Change has never been the word most associated with pharma. Irrespective of
a record-breaking number of newly approved drugs over the last two years, a new
report just out warns that continued growth is not sustainable unless R&D
efficacies at drug companies are addressed and new paradigms adopted.
As clinical trials continue to improve their operational efficiencies,
R&D must keep pace to move forward with their prodigious output of new
products and to insure commercial success, says Kenneth Kaitin, director of the
US Tufts Center for the Study of Drug Development (Tufts CSDD), which produced
the study, Tufts CSDD Outlook 2014.
To give you an idea of just how slow pharma moves, Kaitin pointed out that
the drug development model has not fundamentally changed since 1962, when U.S.
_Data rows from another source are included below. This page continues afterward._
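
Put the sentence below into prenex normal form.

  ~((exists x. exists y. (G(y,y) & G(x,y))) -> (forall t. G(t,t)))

exists x. exists y. exists t. (G(y,y) & G(x,y) & ~G(t,t))

Rewrite implications/biconditionals: A → B as ¬A ∨ B.
  ~(~(exists x. exists y. (G(y,y) & G(x,y))) | (forall t. G(t,t)))
Move each ¬ inward, flipping quantifiers it crosses:
  (exists x. exists y. (G(y,y) & G(x,y))) & (exists t. ~G(t,t))
Extract every quantifier outward, since the variables are now distinct and don't occur free across branches:
  exists x. exists y. exists t. (G(y,y) & G(x,y) & ~G(t,t))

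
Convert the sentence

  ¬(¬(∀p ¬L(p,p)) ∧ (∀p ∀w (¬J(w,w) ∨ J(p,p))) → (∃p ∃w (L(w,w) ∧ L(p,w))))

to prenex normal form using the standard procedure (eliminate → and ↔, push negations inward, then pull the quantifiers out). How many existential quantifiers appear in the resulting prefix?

1

First replace A → B with ¬A ∨ B.
  ¬(¬(¬(∀p ¬L(p,p)) ∧ (∀p ∀w (¬J(w,w) ∨ J(p,p)))) ∨ (∃p ∃w (L(w,w) ∧ L(p,w))))
Drive negations inward (¬∀x A ≡ ∃x ¬A, ¬∃x A ≡ ∀x ¬A, De Morgan for ∧/∨):
  (∃p L(p,p)) ∧ (∀p ∀w (¬J(w,w) ∨ J(p,p))) ∧ (∀p ∀w (¬L(w,w) ∨ ¬L(p,w)))
Standardize variables apart so no two quantifiers bind the same name: p↦t, p↦u, w↦c.
  (∃p L(p,p)) ∧ (∀t ∀w (¬J(w,w) ∨ J(t,t))) ∧ (∀u ∀c (¬L(c,c) ∨ ¬L(u,c)))
Pull the quantifiers to the front (each side's bound variable is not free in the other side):
  ∃p ∀t ∀w ∀u ∀c (L(p,p) ∧ (¬J(w,w) ∨ J(t,t)) ∧ (¬L(c,c) ∨ ¬L(u,c)))
The prefix is ∃p ∀t ∀w ∀u ∀c: 4 universal, 1 existential.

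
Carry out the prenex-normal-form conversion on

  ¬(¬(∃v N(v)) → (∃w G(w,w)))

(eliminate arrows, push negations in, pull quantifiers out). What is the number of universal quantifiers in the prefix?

2

Eliminate → and ↔ using ¬ and ∨.
  ¬(¬¬(∃v N(v)) ∨ (∃w G(w,w)))
Push ¬ through the quantifiers and connectives to reach negation normal form:
  (∀v ¬N(v)) ∧ (∀w ¬G(w,w))
All bound variables are already distinct, so no renaming is needed.
Finally move all quantifiers to the prefix:
  ∀v ∀w (¬N(v) ∧ ¬G(w,w))
The prefix is ∀v ∀w: 2 universal, 0 existential.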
Senator Estes Kefauver and Representative Oren Harris’s Drug Efficacy Amendment
established the current standard for clinical testing of investigational drugs
in the U.S.
Chances are the name Estes Kefauver is not familiar to the majority of
people reading this blog. But in his day, Senator Kefauver was a mover and
shaker in the power corridors of the nation’s capital. Beloved by progressive
Democrats, he was also famous for wearing his trademark coonskin cap, which
prompted the Davy Crockett craze of the 1950’s (I had one).
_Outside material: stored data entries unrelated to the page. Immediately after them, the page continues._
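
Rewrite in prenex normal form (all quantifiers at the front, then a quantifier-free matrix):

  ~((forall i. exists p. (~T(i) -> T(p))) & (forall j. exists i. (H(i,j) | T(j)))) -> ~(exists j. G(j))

Eliminate → and ↔ using ¬ and ∨.
  ~~((forall i. exists p. (~~T(i) | T(p))) & (forall j. exists i. (H(i,j) | T(j)))) | ~(exists j. G(j))
Drive negations inward (¬∀x A ≡ ∃x ¬A, ¬∃x A ≡ ∀x ¬A, De Morgan for ∧/∨):
  (forall i. exists p. (T(i) | T(p))) & (forall j. exists i. (H(i,j) | T(j))) | (forall j. ~G(j))
Standardize variables apart so no two quantifiers bind the same name: i↦u1, j↦x1.
  (forall i. exists p. (T(i) | T(p))) & (forall j. exists u1. (H(u1,j) | T(j))) | (forall x1. ~G(x1))
Pull the quantifiers to the front (each side's bound variable is not free in the other side):
  forall i. exists p. forall j. exists u1. forall x1. ((T(i) | T(p)) & (H(u1,j) | T(j)) | ~G(x1))

forall i. exists p. forall j. exists u1. forall x1. ((T(i) | T(p)) & (H(u1,j) | T(j)) | ~G(x1))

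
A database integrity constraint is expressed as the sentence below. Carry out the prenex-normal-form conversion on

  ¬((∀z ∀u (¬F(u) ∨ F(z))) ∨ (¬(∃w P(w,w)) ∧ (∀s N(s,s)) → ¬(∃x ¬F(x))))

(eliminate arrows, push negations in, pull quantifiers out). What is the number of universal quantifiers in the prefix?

2

Eliminate → and ↔ using ¬ and ∨.
  ¬((∀z ∀u (¬F(u) ∨ F(z))) ∨ ¬(¬(∃w P(w,w)) ∧ (∀s N(s,s))) ∨ ¬(∃x ¬F(x)))
Push ¬ through the quantifiers and connectives to reach negation normal form:
  (∃z ∃u (F(u) ∧ ¬F(z))) ∧ (∀w ¬P(w,w)) ∧ (∀s N(s,s)) ∧ (∃x ¬F(x))
Pull the quantifiers to the front (each side's bound variable is not free in the other side):
  ∃z ∃u ∀w ∀s ∃x (F(u) ∧ ¬F(z) ∧ ¬P(w,w) ∧ N(s,s) ∧ ¬F(x))
The prefix is ∃z ∃u ∀w ∀s ∃x: 2 universal, 3 existential.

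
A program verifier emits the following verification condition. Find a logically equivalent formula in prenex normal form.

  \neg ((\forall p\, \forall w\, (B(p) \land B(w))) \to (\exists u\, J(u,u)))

\forall p\, \forall w\, \forall u\, (B(p) \land B(w) \land \neg J(u,u))

Rewrite implications/biconditionals: A → B as ¬A ∨ B.
  \neg (\neg (\forall p\, \forall w\, (B(p) \land B(w))) \lor (\exists u\, J(u,u)))
Move each ¬ inward, flipping quantifiers it crosses:
  (\forall p\, \forall w\, (B(p) \land B(w))) \land (\forall u\, \neg J(u,u))
All bound variables are already distinct, so no renaming is needed.
Finally move all quantifiers to the prefix:
  \forall p\, \forall w\, \forall u\, (B(p) \land B(w) \land \neg J(u,u))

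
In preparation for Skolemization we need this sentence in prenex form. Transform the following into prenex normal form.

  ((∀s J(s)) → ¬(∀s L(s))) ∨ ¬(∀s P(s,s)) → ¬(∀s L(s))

Rewrite implications/biconditionals: A → B as ¬A ∨ B.
  ¬(¬(∀s J(s)) ∨ ¬(∀s L(s)) ∨ ¬(∀s P(s,s))) ∨ ¬(∀s L(s))
Move each ¬ inward, flipping quantifiers it crosses:
  (∀s J(s)) ∧ (∀s L(s)) ∧ (∀s P(s,s)) ∨ (∃s ¬L(s))
Rename bound variables to avoid capture: s↦u, s↦z, s↦w.
  (∀s J(s)) ∧ (∀u L(u)) ∧ (∀z P(z,z)) ∨ (∃w ¬L(w))
Finally move all quantifiers to the prefix:
  ∀s ∀u ∀z ∃w (J(s) ∧ L(u) ∧ P(z,z) ∨ ¬L(w))

∀s ∀u ∀z ∃w (J(s) ∧ L(u) ∧ P(z,z) ∨ ¬L(w))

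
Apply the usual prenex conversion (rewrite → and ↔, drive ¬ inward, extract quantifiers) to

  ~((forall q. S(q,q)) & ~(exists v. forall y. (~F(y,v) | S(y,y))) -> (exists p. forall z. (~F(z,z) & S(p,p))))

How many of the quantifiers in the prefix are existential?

First replace A → B with ¬A ∨ B.
  ~(~((forall q. S(q,q)) & ~(exists v. forall y. (~F(y,v) | S(y,y)))) | (exists p. forall z. (~F(z,z) & S(p,p))))
Move each ¬ inward, flipping quantifiers it crosses:
  (forall q. S(q,q)) & (forall v. exists y. (F(y,v) & ~S(y,y))) & (forall p. exists z. (F(z,z) | ~S(p,p)))
All bound variables are already distinct, so no renaming is needed.
Pull the quantifiers to the front (each side's bound variable is not free in the other side):
  forall q. forall v. exists y. forall p. exists z. (S(q,q) & F(y,v) & ~S(y,y) & (F(z,z) | ~S(p,p)))
The prefix is forall q forall v exists y forall p exists z: 3 universal, 2 existential.

2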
To move forward from the past and to be in sync with today’s clinical
design improvements and pharma’s new, progressive partnership models “will
depend on the development of industry best practices, which will enable
companies to maximize their formidable R&D investment and help ensure
future commercial success,” suggests Kaitin.
Kaitin also pointed out the other highlights from the outlook for the
coming year, including:
• A growing concern over expensive, late-stage clinical development
failures will lead firms to reassess their use of meta-analyses and subgroup
analysis and make more realistic assessments about the likelihood of candidate
success.
• Adoption of adaptive clinical trial designs will accelerate, particularly
in earlier clinical phases, as cross-functional teams within sponsor companies
look to increase program success rates while lowering costs and disruptions
from protocol amendments.
• The U.S. Food and Drug Administration will foster greater use of
patient-reported outcomes to support labeling claims in drug applications and
make greater use of social media and the Internet to communicate with patients,
caregivers, and patient advocates.
• Sustaining the recent pace of investments in new biotech companies will
be a major challenge in 2014, spurring further development of alternative
financing approaches, e.g., industry based venture capital groups and patient
support foundations.
• More approvals of co-developed companion diagnostics and therapeutics are
likely, but diagnostics without evidence of positive impact on health outcomes
will continue to face reimbursement challenges.